Outlining a Story

Outlining the plot of a novel is an interesting idea.  A Literary Agent has asked me to send her the first 25 pages of my next novel and an outline of the story.  Well, what I have found is that it takes about 25 pages to find your voice and the voices of your characters.  It takes about 25 pages to know if the idea you started out with is going to work or not.

Sometimes you have an idea at the beginning, but as you write, you realize that the story isn’t compelling enough as it is.  It needs a different direction or, at least, a detour or two. Your characters tell you who they are and how they would react.  When you force reactions on them that aren’t true to them, they reject your story-line.  You realize that if they were real, they wouldn’t react that way and that trying to force them to only weakens your story.  That is really the core of it all, making sure it is real.

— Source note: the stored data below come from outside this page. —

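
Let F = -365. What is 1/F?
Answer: -1/365 ≈ -0.0027397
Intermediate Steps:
1/F = 1/(-365) = -1/365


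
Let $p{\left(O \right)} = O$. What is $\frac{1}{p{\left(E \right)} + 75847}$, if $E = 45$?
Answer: $\frac{1}{75892} \approx 1.3177 \cdot 10^{-5}$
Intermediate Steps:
$\frac{1}{p{\left(E \right)} + 75847} = \frac{1}{45 + 75847} = \frac{1}{75892}$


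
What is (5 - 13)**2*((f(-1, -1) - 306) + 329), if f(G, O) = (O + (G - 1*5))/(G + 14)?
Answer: 18688/13 ≈ 1437.5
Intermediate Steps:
f(G, O) = (-5 + G + O)/(14 + G) (f(G, O) = (O + (G - 5))/(14 + G) = (O + (-5 + G))/(14 + G) = (-5 + G + O)/(14 + G))
(5 - 13)**2*((f(-1, -1) - 306) + 329) = (5 - 13)**2*(((-5 - 1 - 1)/(14 - 1) - 306) + 329) = (-8)**2*((-7/13 - 306) + 329) = 64*(((1/13)*(-7) - 306) + 329) = 64*((-7/13 - 306) + 329) = 64*(-3985/13 + 329) = 64*(292/13) = 18688/13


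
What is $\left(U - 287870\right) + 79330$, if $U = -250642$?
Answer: $-459182$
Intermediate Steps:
$\left(U - 287870\right) + 79330 = \left(-250642 - 287870\right) + 79330 = -538512 + 79330 = -459182$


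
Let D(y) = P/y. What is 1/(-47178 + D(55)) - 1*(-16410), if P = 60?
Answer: 8515903849/518946 ≈ 16410.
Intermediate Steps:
D(y) = 60/y
1/(-47178 + D(55)) - 1*(-16410) = 1/(-47178 + 60/55) - 1*(-16410) = 1/(-47178 + 60*(1/55)) + 16410 = 1/(-47178 + 12/11) + 16410 = 1/(-518946/11) + 16410 = -11/518946 + 16410 = 8515903849/518946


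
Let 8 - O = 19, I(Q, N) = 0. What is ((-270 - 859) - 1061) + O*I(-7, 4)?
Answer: -2190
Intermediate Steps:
O = -11 (O = 8 - 1*19 = 8 - 19 = -11)
((-270 - 859) - 1061) + O*I(-7, 4) = ((-270 - 859) - 1061) - 11*0 = (-1129 - 1061) + 0 = -2190 + 0 = -2190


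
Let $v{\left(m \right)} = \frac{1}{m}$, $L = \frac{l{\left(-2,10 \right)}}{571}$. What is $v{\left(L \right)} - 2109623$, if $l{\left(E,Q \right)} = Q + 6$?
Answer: $- \frac{33753397}{16} \approx -2.1096 \cdot 10^{6}$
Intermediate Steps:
$l{\left(E,Q \right)} = 6 + Q$
$L = \frac{16}{571}$ ($L = \frac{6 + 10}{571} = 16 \cdot \frac{1}{571} = \frac{16}{571} \approx 0.028021$)
$v{\left(L \right)} - 2109623 = \frac{1}{\frac{16}{571}} - 2109623 = \frac{571}{16} - 2109623 = - \frac{33753397}{16}$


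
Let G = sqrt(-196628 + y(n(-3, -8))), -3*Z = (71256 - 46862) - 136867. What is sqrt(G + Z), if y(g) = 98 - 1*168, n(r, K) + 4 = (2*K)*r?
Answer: sqrt(37491 + I*sqrt(196698)) ≈ 193.63 + 1.145*I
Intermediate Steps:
n(r, K) = -4 + 2*K*r (n(r, K) = -4 + (2*K)*r = -4 + 2*K*r)
y(g) = -70 (y(g) = 98 - 168 = -70)
Z = 37491 (Z = -((71256 - 46862) - 136867)/3 = -(24394 - 136867)/3 = -1/3*(-112473) = 37491)
G = I*sqrt(196698) (G = sqrt(-196628 - 70) = sqrt(-196698) = I*sqrt(196698) ≈ 443.51*I)
sqrt(G + Z) = sqrt(I*sqrt(196698) + 37491) = sqrt(37491 + I*sqrt(196698))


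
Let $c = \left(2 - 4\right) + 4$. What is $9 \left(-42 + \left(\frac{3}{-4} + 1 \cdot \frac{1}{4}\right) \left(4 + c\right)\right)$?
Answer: $-405$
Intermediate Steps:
$c = 2$ ($c = -2 + 4 = 2$)
$9 \left(-42 + \left(\frac{3}{-4} + 1 \cdot \frac{1}{4}\right) \left(4 + c\right)\right) = 9 \left(-42 + \left(\frac{3}{-4} + 1 \cdot \frac{1}{4}\right) \left(4 + 2\right)\right) = 9 \left(-42 + \left(3 \left(- \frac{1}{4}\right) + 1 \cdot \frac{1}{4}\right) 6\right) = 9 \left(-42 + \left(- \frac{3}{4} + \frac{1}{4}\right) 6\right) = 9 \left(-42 - 3\right) = 9 \left(-45\right) = -405$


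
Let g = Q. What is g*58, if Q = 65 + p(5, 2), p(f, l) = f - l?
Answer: 3944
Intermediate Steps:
Q = 68 (Q = 65 + (5 - 1*2) = 65 + (5 - 2) = 65 + 3 = 68)
g = 68
g*58 = 68*58 = 3944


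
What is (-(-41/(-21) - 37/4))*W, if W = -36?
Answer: -1839/7 ≈ -262.71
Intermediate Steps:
(-(-41/(-21) - 37/4))*W = -(-41/(-21) - 37/4)*(-36) = -(-41*(-1/21) - 37*¼)*(-36) = -(41/21 - 37/4)*(-36) = -1*(-613/84)*(-36) = (613/84)*(-36) = -1839/7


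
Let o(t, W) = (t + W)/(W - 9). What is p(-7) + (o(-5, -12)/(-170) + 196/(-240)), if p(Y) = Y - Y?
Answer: -23/28 ≈ -0.82143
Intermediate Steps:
o(t, W) = (W + t)/(-9 + W)
p(Y) = 0
p(-7) + (o(-5, -12)/(-170) + 196/(-240)) = 0 + (((-12 - 5)/(-9 - 12))/(-170) + 196/(-240)) = 0 + ((-17/(-21))*(-1/170) + 196*(-1/240)) = 0 + (-1/21*(-17)*(-1/170) - 49/60) = 0 + ((17/21)*(-1/170) - 49/60) = 0 + (-1/210 - 49/60) = 0 - 23/28 = -23/28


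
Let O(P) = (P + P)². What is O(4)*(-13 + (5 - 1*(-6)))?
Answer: -128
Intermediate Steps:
O(P) = 4*P² (O(P) = (2*P)² = 4*P²)
O(4)*(-13 + (5 - 1*(-6))) = (4*4²)*(-13 + (5 - 1*(-6))) = (4*16)*(-13 + (5 + 6)) = 64*(-13 + 11) = 64*(-2) = -128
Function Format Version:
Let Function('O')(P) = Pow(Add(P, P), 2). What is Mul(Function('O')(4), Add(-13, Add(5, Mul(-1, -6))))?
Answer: -128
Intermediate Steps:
Function('O')(P) = Mul(4, Pow(P, 2)) (Function('O')(P) = Pow(Mul(2, P), 2) = Mul(4, Pow(P, 2)))
Mul(Function('O')(4), Add(-13, Add(5, Mul(-1, -6)))) = Mul(Mul(4, Pow(4, 2)), Add(-13, Add(5, Mul(-1, -6)))) = Mul(Mul(4, 16), Add(-13, Add(5, 6))) = Mul(64, Add(-13, 11)) = Mul(64, -2) = -128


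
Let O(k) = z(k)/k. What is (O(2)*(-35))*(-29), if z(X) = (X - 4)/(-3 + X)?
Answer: 1015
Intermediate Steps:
z(X) = (-4 + X)/(-3 + X)
O(k) = (-4 + k)/(k*(-3 + k)) (O(k) = ((-4 + k)/(-3 + k))/k = (-4 + k)/(k*(-3 + k)))
(O(2)*(-35))*(-29) = (((-4 + 2)/(2*(-3 + 2)))*(-35))*(-29) = (((½)*(-2)/(-1))*(-35))*(-29) = (((½)*(-1)*(-2))*(-35))*(-29) = (1*(-35))*(-29) = -35*(-29) = 1015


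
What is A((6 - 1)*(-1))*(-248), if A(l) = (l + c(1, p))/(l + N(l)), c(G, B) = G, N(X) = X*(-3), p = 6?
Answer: 496/5 ≈ 99.200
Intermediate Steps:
N(X) = -3*X
A(l) = -(1 + l)/(2*l) (A(l) = (l + 1)/(l - 3*l) = (1 + l)/((-2*l)) = (1 + l)*(-1/(2*l)) = -(1 + l)/(2*l))
A((6 - 1)*(-1))*(-248) = ((-1 - (6 - 1)*(-1))/(2*(((6 - 1)*(-1)))))*(-248) = ((-1 - 5*(-1))/(2*((5*(-1)))))*(-248) = ((1/2)*(-1 - 1*(-5))/(-5))*(-248) = ((1/2)*(-1/5)*(-1 + 5))*(-248) = ((1/2)*(-1/5)*4)*(-248) = -2/5*(-248) = 496/5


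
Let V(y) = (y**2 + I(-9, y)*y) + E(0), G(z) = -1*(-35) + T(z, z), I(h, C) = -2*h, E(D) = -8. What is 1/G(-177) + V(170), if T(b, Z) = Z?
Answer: 4537183/142 ≈ 31952.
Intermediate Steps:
G(z) = 35 + z (G(z) = -1*(-35) + z = 35 + z)
V(y) = -8 + y**2 + 18*y (V(y) = (y**2 + (-2*(-9))*y) - 8 = (y**2 + 18*y) - 8 = -8 + y**2 + 18*y)
1/G(-177) + V(170) = 1/(35 - 177) + (-8 + 170**2 + 18*170) = 1/(-142) + (-8 + 28900 + 3060) = -1/142 + 31952 = 4537183/142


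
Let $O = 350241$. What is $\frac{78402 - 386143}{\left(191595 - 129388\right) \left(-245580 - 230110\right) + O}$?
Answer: $\frac{307741}{29590897589} \approx 1.04 \cdot 10^{-5}$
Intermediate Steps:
$\frac{78402 - 386143}{\left(191595 - 129388\right) \left(-245580 - 230110\right) + O} = \frac{78402 - 386143}{\left(191595 - 129388\right) \left(-245580 - 230110\right) + 350241} = - \frac{307741}{62207 \left(-475690\right) + 350241} = - \frac{307741}{-29591247830 + 350241} = - \frac{307741}{-29590897589} = \left(-307741\right) \left(- \frac{1}{29590897589}\right) = \frac{307741}{29590897589}$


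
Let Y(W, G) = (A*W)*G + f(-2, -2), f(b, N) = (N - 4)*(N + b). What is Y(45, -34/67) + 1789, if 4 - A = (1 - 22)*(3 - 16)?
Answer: 533041/67 ≈ 7955.8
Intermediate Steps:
f(b, N) = (-4 + N)*(N + b)
A = -269 (A = 4 - (1 - 22)*(3 - 16) = 4 - (-21)*(-13) = 4 - 1*273 = 4 - 273 = -269)
Y(W, G) = 24 - 269*G*W (Y(W, G) = (-269*W)*G + ((-2)**2 - 4*(-2) - 4*(-2) - 2*(-2)) = -269*G*W + (4 + 8 + 8 + 4) = -269*G*W + 24 = 24 - 269*G*W)
Y(45, -34/67) + 1789 = (24 - 269*(-34/67)*45) + 1789 = (24 + 411570/67) + 1789 = 413178/67 + 1789 = 533041/67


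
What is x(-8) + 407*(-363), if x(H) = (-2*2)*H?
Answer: -147709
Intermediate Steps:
x(H) = -4*H
x(-8) + 407*(-363) = -4*(-8) + 407*(-363) = 32 - 147741 = -147709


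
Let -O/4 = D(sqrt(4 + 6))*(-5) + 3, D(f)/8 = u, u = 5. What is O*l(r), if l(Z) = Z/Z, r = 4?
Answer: 788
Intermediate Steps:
D(f) = 40 (D(f) = 8*5 = 40)
l(Z) = 1
O = 788 (O = -4*(40*(-5) + 3) = -4*(-200 + 3) = -4*(-197) = 788)
O*l(r) = 788*1 = 788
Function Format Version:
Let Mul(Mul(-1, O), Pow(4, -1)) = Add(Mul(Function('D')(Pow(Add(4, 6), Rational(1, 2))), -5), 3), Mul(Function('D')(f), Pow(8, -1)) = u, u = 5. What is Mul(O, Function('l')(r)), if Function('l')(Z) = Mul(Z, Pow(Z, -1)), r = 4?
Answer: 788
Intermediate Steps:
Function('D')(f) = 40 (Function('D')(f) = Mul(8, 5) = 40)
Function('l')(Z) = 1
O = 788 (O = Mul(-4, Add(Mul(40, -5), 3)) = Mul(-4, Add(-200, 3)) = Mul(-4, -197) = 788)
Mul(O, Function('l')(r)) = Mul(788, 1) = 788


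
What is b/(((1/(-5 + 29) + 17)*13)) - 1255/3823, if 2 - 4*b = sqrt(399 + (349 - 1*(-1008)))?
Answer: -6626959/20326891 - 12*sqrt(439)/5317 ≈ -0.37331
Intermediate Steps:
b = 1/2 - sqrt(439)/2 (b = 1/2 - sqrt(399 + (349 - 1*(-1008)))/4 = 1/2 - sqrt(399 + (349 + 1008))/4 = 1/2 - sqrt(399 + 1357)/4 = 1/2 - sqrt(439)/2 ≈ -9.9762)
b/(((1/(-5 + 29) + 17)*13)) - 1255/3823 = (1/2 - sqrt(439)/2)/(((1/(-5 + 29) + 17)*13)) - 1255/3823 = (1/2 - sqrt(439)/2)/(((1/24 + 17)*13)) - 1255*1/3823 = (1/2 - sqrt(439)/2)/(((1/24 + 17)*13)) - 1255/3823 = (1/2 - sqrt(439)/2)/(((409/24)*13)) - 1255/3823 = (1/2 - sqrt(439)/2)/(5317/24) - 1255/3823 = (1/2 - sqrt(439)/2)*(24/5317) - 1255/3823 = (12/5317 - 12*sqrt(439)/5317) - 1255/3823 = -6626959/20326891 - 12*sqrt(439)/5317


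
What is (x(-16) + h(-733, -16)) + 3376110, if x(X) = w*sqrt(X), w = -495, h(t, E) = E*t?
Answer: 3387838 - 1980*I ≈ 3.3878e+6 - 1980.0*I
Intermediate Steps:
x(X) = -495*sqrt(X)
(x(-16) + h(-733, -16)) + 3376110 = (-1980*I - 16*(-733)) + 3376110 = (-1980*I + 11728) + 3376110 = (11728 - 1980*I) + 3376110 = 3387838 - 1980*I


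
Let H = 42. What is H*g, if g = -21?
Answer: -882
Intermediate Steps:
H*g = 42*(-21) = -882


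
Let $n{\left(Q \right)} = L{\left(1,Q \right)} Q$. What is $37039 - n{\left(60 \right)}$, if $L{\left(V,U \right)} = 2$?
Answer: $36919$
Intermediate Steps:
$n{\left(Q \right)} = 2 Q$
$37039 - n{\left(60 \right)} = 37039 - 2 \cdot 60 = 37039 - 120 = 36919$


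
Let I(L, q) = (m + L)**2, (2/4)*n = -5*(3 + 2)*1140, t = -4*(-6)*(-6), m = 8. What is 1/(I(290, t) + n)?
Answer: 1/31804 ≈ 3.1443e-5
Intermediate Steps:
t = -144 (t = 24*(-6) = -144)
n = -57000 (n = 2*(-5*(3 + 2)*1140) = 2*(-5*5*1140) = 2*(-25*1140) = 2*(-28500) = -57000)
I(L, q) = (8 + L)**2
1/(I(290, t) + n) = 1/((8 + 290)**2 - 57000) = 1/(298**2 - 57000) = 1/(88804 - 57000) = 1/31804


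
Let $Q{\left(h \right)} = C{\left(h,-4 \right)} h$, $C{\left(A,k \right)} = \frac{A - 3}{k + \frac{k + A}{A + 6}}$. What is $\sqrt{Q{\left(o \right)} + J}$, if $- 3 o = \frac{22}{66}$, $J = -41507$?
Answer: $\frac{i \sqrt{208451885583}}{2241} \approx 203.73 i$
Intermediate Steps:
$C{\left(A,k \right)} = \frac{-3 + A}{k + \frac{A + k}{6 + A}}$
$o = - \frac{1}{9}$ ($o = - \frac{22 \cdot \frac{1}{66}}{3} = \left(- \frac{1}{3}\right) \frac{1}{3} = - \frac{1}{9} \approx -0.11111$)
$Q{\left(h \right)} = \frac{h \left(-18 + h^{2} + 3 h\right)}{-28 - 3 h}$ ($Q{\left(h \right)} = \frac{-18 + h^{2} + 3 h}{h + 7 \left(-4\right) + h \left(-4\right)} h = \frac{-18 + h^{2} + 3 h}{h - 28 - 4 h} h = \frac{-18 + h^{2} + 3 h}{-28 - 3 h} h = \frac{h \left(-18 + h^{2} + 3 h\right)}{-28 - 3 h}$)
$\sqrt{Q{\left(o \right)} + J} = \sqrt{- \frac{18 - \left(- \frac{1}{9}\right)^{2} - - \frac{1}{3}}{9 \left(28 + 3 \left(- \frac{1}{9}\right)\right)} - 41507} = \sqrt{- \frac{18 - \frac{1}{81} + \frac{1}{3}}{9 \left(28 - \frac{1}{3}\right)} - 41507} = \sqrt{- \frac{18 - \frac{1}{81} + \frac{1}{3}}{9 \cdot \frac{83}{3}} - 41507} = \sqrt{\left(- \frac{1}{9}\right) \frac{3}{83} \cdot \frac{1484}{81} - 41507} = \sqrt{- \frac{1484}{20169} - 41507} = \sqrt{- \frac{837156167}{20169}} = \frac{i \sqrt{208451885583}}{2241}$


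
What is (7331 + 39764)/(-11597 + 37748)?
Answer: 47095/26151 ≈ 1.8009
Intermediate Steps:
(7331 + 39764)/(-11597 + 37748) = 47095/26151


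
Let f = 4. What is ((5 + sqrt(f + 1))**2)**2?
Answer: (5 + sqrt(5))**4 ≈ 2741.6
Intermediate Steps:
((5 + sqrt(f + 1))**2)**2 = ((5 + sqrt(4 + 1))**2)**2 = ((5 + sqrt(5))**2)**2 = (5 + sqrt(5))**4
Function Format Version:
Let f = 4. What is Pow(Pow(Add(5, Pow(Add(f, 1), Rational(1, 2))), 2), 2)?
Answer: Pow(Add(5, Pow(5, Rational(1, 2))), 4) ≈ 2741.6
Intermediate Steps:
Pow(Pow(Add(5, Pow(Add(f, 1), Rational(1, 2))), 2), 2) = Pow(Pow(Add(5, Pow(Add(4, 1), Rational(1, 2))), 2), 2) = Pow(Pow(Add(5, Pow(5, Rational(1, 2))), 2), 2) = Pow(Add(5, Pow(5, Rational(1, 2))), 4)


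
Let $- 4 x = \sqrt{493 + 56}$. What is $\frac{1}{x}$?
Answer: $- \frac{4 \sqrt{61}}{183} \approx -0.17072$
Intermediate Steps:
$x = - \frac{3 \sqrt{61}}{4}$ ($x = - \frac{\sqrt{493 + 56}}{4} = - \frac{\sqrt{549}}{4} = - \frac{3 \sqrt{61}}{4} \approx -5.8577$)
$\frac{1}{x} = \frac{1}{\left(- \frac{3}{4}\right) \sqrt{61}} = - \frac{4 \sqrt{61}}{183}$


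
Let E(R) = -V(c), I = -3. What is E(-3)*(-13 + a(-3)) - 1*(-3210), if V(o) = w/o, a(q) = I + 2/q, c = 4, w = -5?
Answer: 19135/6 ≈ 3189.2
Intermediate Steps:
a(q) = -3 + 2/q
V(o) = -5/o
E(R) = 5/4 (E(R) = -(-5)/4 = -1*(-5/4) = 5/4)
E(-3)*(-13 + a(-3)) - 1*(-3210) = 5*(-13 + (-3 + 2/(-3)))/4 - 1*(-3210) = 5*(-13 + (-3 + 2*(-1/3)))/4 + 3210 = 5*(-13 + (-3 - 2/3))/4 + 3210 = 5*(-13 - 11/3)/4 + 3210 = (5/4)*(-50/3) + 3210 = -125/6 + 3210 = 19135/6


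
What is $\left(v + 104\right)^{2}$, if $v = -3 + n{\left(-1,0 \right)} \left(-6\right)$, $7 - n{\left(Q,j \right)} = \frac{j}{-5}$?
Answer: $3481$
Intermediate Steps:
$n{\left(Q,j \right)} = 7 + \frac{j}{5}$ ($n{\left(Q,j \right)} = 7 - \frac{j}{-5} = 7 - j \left(- \frac{1}{5}\right) = 7 - - \frac{j}{5} = 7 + \frac{j}{5}$)
$v = -45$ ($v = -3 + \left(7 + \frac{1}{5} \cdot 0\right) \left(-6\right) = -3 + \left(7 + 0\right) \left(-6\right) = -3 + 7 \left(-6\right) = -3 - 42 = -45$)
$\left(v + 104\right)^{2} = \left(-45 + 104\right)^{2} = 59^{2} = 3481$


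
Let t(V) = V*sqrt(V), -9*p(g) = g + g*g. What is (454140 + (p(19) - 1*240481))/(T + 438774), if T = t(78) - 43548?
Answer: 1082396213/2002604058 - 1922551*sqrt(78)/18023436522 ≈ 0.53955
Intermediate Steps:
p(g) = -g/9 - g**2/9 (p(g) = -(g + g*g)/9 = -(g + g**2)/9 = -g/9 - g**2/9)
t(V) = V**(3/2)
T = -43548 + 78*sqrt(78) (T = 78**(3/2) - 43548 = 78*sqrt(78) - 43548 = -43548 + 78*sqrt(78) ≈ -42859.)
(454140 + (p(19) - 1*240481))/(T + 438774) = (454140 + (-1/9*19*(1 + 19) - 1*240481))/((-43548 + 78*sqrt(78)) + 438774) = (454140 + (-1/9*19*20 - 240481))/(395226 + 78*sqrt(78)) = (454140 + (-380/9 - 240481))/(395226 + 78*sqrt(78)) = (454140 - 2164709/9)/(395226 + 78*sqrt(78)) = 1922551/(9*(395226 + 78*sqrt(78)))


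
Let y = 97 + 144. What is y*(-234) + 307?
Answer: -56087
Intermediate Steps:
y = 241
y*(-234) + 307 = 241*(-234) + 307 = -56394 + 307 = -56087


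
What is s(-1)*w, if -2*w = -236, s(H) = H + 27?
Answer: 3068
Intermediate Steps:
s(H) = 27 + H
w = 118 (w = -1/2*(-236) = 118)
s(-1)*w = (27 - 1)*118 = 26*118 = 3068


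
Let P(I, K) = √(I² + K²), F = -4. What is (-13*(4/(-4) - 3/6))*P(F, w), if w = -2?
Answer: 39*√5 ≈ 87.207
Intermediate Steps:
(-13*(4/(-4) - 3/6))*P(F, w) = (-13*(4/(-4) - 3/6))*√((-4)² + (-2)²) = (-13*(4*(-¼) - 3*⅙))*√(16 + 4) = (-13*(-1 - ½))*√20 = (-13*(-3/2))*(2*√5) = 39*(2*√5)/2 = 39*√5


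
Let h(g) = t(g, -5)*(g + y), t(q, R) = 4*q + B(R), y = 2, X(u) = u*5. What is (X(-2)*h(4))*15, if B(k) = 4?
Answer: -18000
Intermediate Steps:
X(u) = 5*u
t(q, R) = 4 + 4*q (t(q, R) = 4*q + 4 = 4 + 4*q)
h(g) = (2 + g)*(4 + 4*g) (h(g) = (4 + 4*g)*(g + 2) = (4 + 4*g)*(2 + g) = (2 + g)*(4 + 4*g))
(X(-2)*h(4))*15 = ((5*(-2))*(4*(1 + 4)*(2 + 4)))*15 = -40*5*6*15 = -10*120*15 = -1200*15 = -18000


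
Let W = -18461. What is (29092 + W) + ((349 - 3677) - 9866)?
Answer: -2563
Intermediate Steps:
(29092 + W) + ((349 - 3677) - 9866) = (29092 - 18461) + ((349 - 3677) - 9866) = 10631 + (-3328 - 9866) = 10631 - 13194 = -2563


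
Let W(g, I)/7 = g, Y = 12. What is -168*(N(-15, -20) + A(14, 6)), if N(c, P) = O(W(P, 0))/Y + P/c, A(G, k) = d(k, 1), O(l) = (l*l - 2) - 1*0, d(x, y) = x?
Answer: -275604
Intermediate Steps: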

My characters take time to research, they represent people who lived at a certain time in a certain place.  I want to represent those people fairly. As I learn about who my characters are, I learn what their message to the readers needs to be.  Through my books I want my readers to come to new understandings about life.  I want my readers to be invested in my characters and to ride the highs and lows of life with them.   Through my books I want to open up a door to history that hasn’t been looked at in quite this way before.  I want to show the common humanity that exists under circumstances that are outside of one’s control.

Characters need to be fleshed out, well-rounded, three-dimensional; not paper cutouts. Once you get to know your characters, then and only then do you know where they are going to go.  You will know when you have the outline right, because you will be carried away with the excitement.  When its right, it flows.  When it isn’t, you need to reexamine it and start over.